Lost in Execution: On the Multilingual Robustness of Tool Calling in Large Language Models
arXiv:2601.05366v2 Announce Type: replace-cross Abstract: Large Language Models (LLMs) are increasingly deployed as agents that invoke external tools through structured function calls. While recent work reports strong tool-calling performance under standard English-centric evaluations, the...
The Hidden Language Gap in AI Tool Use
A new preprint from arXiv (2601.05366v2) reveals a critical blind spot in how we evaluate large language models’ ability to call external tools. While LLMs appear proficient at function calling in English, their performance degrades significantly when operating in other languages. The research systematically tests models across multiple languages and finds that tool-calling accuracy drops sharply—sometimes by 20-30 percentage points—when the input or output language shifts away from English.

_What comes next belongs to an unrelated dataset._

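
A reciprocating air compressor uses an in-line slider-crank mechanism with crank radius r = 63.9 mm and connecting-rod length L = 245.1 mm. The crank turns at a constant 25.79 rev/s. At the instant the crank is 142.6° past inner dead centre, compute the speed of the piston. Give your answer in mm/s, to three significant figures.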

This is not merely a translation problem. The models struggle with structural elements like parameter names, argument formats, and API descriptions when they appear in non-English contexts. Even bilingual models that perform well on general language tasks fail to maintain their tool-calling competence across languages. The paper identifies a “lost in execution” phenomenon where the reasoning chain for tool selection and parameter mapping breaks down under multilingual conditions.
Why This Matters Now
The timing of this finding is significant. Enterprises are rapidly deploying LLM agents for customer service, internal operations, and data retrieval across global markets. A Chinese bank using an English-optimized model for financial tool calls, or a European healthcare system relying on German-language API interactions, could face systematic failures that remain invisible under standard English benchmarks.
The research also challenges the assumption that multilingual capability in general conversation transfers to structured tasks. Tool calling requires precise syntactic understanding of function signatures and type constraints—a different cognitive load than casual dialogue. Current evaluation suites, which overwhelmingly test in English, create a false sense of robustness.
Implications for AI Practitioners
For teams building multilingual agent systems, this research demands several practical responses:
- Language-specific stress testing: Standard tool-calling benchmarks must expand to include non-English scenarios with realistic API structures, not just translated prompts.
- Prompt engineering adjustments: The paper suggests that explicit language markers and structured formatting may help, but these are partial fixes rather than solutions.
- Model selection criteria: When choosing an LLM for tool use, practitioners should demand language-specific performance data rather than relying on aggregate multilingual scores.
- Fallback architectures: Systems operating in multilingual environments should implement language-aware routing—perhaps using English as an intermediate representation for tool calls while handling user-facing text in local languages.
Key Takeaways
- Tool-calling accuracy in LLMs degrades substantially in non-English contexts, even for models that perform well on general multilingual tasks.
- Standard English-centric evaluations create a false sense of robustness that does not transfer to real-world multilingual deployments.
- Practitioners must implement language-specific stress testing and consider fallback architectures rather than relying on aggregate performance metrics.
- The gap between conversational multilingual ability and structured tool-calling competence represents a distinct failure mode that current benchmarks fail to capture.